Tak lama berselang, dewan juri yang terdiri dari 10 orang, memutuskan lima nama yang masuk dalam babak final. Panca salah satu nama yang disebut dewan juri.
Empat binaragawan lainnya adalah Dody Armanda Putra (Sumut), Sahri (DKI Jakarta), Darhamsyah (Kaltim) dan Iwan Setiawan (Banten). Sementara Agus Dewantoro dari kontingan Sumetara Selatan hanya bisa bertahan di babak pre-judging.
Pertandingan babak final kemudian berlangsung menjelang sore hari. Meski terlihat lelah, Panca mencoba untuk menenangkan dirinya.
Panca dan para rival kembali membentuk otot-otot mereka. Otot punggung, otot paha, otot lengan, otot perut begitu jelas terlihat, bak akar-akat kayu melilit di tubuh para atlet binaraga tersebut.

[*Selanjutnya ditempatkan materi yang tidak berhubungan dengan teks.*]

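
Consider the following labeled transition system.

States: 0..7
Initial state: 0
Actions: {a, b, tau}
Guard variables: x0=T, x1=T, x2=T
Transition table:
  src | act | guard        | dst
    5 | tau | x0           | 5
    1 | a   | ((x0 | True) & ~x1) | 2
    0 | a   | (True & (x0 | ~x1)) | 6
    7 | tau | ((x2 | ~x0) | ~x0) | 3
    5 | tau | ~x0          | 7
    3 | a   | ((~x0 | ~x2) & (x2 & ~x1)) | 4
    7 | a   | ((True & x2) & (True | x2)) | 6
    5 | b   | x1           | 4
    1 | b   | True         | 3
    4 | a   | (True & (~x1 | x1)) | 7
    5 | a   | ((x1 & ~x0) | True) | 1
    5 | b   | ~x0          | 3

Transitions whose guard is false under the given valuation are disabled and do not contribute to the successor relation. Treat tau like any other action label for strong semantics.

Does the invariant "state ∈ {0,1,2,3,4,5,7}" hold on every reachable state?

Allowed set {0,1,2,3,4,5,7}
Reach set: {0,6}
  0: ok
  6: outside
counterexample path to 6: a

Answer: INVARIANT VIOLATED at state 6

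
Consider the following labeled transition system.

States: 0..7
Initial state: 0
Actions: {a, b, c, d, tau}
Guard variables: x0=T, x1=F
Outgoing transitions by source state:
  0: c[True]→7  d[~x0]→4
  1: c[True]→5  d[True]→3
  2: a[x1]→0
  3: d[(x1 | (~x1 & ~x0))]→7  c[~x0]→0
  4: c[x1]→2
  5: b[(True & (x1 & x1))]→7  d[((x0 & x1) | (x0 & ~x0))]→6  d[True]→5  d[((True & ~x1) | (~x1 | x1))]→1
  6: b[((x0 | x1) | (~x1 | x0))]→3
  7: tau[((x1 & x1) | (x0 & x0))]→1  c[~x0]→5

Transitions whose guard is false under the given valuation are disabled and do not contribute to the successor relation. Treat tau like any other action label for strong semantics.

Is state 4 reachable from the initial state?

Answer: UNREACHABLE

Working:
After dropping false guards: 7 live edges.
Layer 0: {0}
Layer 1: {7}  cumulative {0,7}
Layer 2: {1}  cumulative {0,1,7}
Layer 3: {3,5}  cumulative {0,1,3,5,7}
Reachable = {0,1,3,5,7}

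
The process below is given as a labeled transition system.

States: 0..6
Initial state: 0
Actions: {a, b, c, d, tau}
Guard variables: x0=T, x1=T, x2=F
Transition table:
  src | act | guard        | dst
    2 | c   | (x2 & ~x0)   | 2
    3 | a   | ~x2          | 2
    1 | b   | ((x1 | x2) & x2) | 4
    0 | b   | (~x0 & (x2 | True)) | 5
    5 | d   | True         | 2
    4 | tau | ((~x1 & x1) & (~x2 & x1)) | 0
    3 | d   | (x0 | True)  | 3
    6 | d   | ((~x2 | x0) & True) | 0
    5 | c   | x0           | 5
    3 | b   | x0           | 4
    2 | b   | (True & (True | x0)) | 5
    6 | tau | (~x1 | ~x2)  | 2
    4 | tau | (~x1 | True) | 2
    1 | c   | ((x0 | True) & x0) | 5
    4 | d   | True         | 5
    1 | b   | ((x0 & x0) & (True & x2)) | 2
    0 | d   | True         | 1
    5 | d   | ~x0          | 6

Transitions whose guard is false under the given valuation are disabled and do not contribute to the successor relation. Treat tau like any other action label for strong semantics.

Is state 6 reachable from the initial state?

Guard filter leaves 12 enabled edge(s).
L0 = {0}
L1 = {1}  cumulative {0,1}
L2 = {5}  cumulative {0,1,5}
L3 = {2}  cumulative {0,1,2,5}
Reach set: {0,1,2,5}

Answer: UNREACHABLE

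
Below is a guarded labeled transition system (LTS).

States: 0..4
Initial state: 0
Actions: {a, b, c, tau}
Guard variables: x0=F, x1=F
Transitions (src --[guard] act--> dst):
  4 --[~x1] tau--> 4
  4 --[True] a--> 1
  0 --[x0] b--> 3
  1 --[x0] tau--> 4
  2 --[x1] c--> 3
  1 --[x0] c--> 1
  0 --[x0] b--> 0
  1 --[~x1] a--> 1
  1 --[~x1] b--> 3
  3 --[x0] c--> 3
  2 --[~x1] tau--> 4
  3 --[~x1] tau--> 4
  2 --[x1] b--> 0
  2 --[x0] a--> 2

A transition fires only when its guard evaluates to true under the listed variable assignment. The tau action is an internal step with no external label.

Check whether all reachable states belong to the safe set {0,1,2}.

Inv-set: {0,1,2}
Reachable = {0}
  0: ok

Answer: INVARIANT HOLDS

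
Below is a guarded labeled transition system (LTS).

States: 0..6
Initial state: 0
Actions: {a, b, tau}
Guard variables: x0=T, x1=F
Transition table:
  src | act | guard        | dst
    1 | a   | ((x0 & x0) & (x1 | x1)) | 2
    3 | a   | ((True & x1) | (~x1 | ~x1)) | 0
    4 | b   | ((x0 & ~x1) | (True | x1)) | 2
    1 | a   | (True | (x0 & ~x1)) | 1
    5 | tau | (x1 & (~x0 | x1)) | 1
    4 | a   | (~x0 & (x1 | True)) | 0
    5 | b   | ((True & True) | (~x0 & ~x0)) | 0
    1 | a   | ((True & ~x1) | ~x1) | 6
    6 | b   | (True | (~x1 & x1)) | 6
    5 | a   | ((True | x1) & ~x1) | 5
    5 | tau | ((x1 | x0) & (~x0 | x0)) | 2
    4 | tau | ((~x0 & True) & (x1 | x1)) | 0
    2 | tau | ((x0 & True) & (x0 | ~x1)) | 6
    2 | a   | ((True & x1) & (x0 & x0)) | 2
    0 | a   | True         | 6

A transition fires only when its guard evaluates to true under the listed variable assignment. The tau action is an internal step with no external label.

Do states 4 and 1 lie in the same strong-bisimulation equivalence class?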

Pertandingan pun usai, hal yang paling mendebarkan pun tak bisa dielakkan. Dewan juri telah memutuskan tiga nama untuk naik ke atas panggung.
Nama Panca termasuk salah satu nama yang dipanggil untuk berdiri di panggung kehormatan. Disusul dua nama lainnya, Dody asal Sumut dan Sahri dari DKI Jakarta.
Dari tiga nama itu, keputusan dewan juri yang tak dapat diganggu gugat itu menetapkan Sahri sebagai peraih emas, disusul Panca Tri Anggono yang berhak atas medali perak, dan Dody yang harus puas dengan perunggu.
Panca Tri Anggono tidak dapat menutupi rasa haru dan bangga. Perjuangan selama ini berbuah manis di PON perdana yang dia ikuti.
“Alhamdulliah, saya bisa meraih perak meski targetnya emas mengingat lawan-lawan saya juga hebat-hebat,” akunya.
Panca yang dulu kurus kering kini mampu membuktikan kepada teman-temannya yang sempat mengejeknya, kalau dirinya sekarang bisa membawa harga dirinya menjadi lebih baik.
Prestasi yang diraihnya tidak hanya untuk Jawa Timur yang telah memberangkatkannya mengikuti kontestasi olahraga akbar nasional ini, tapi juga mengangkat nama baik keluarganya.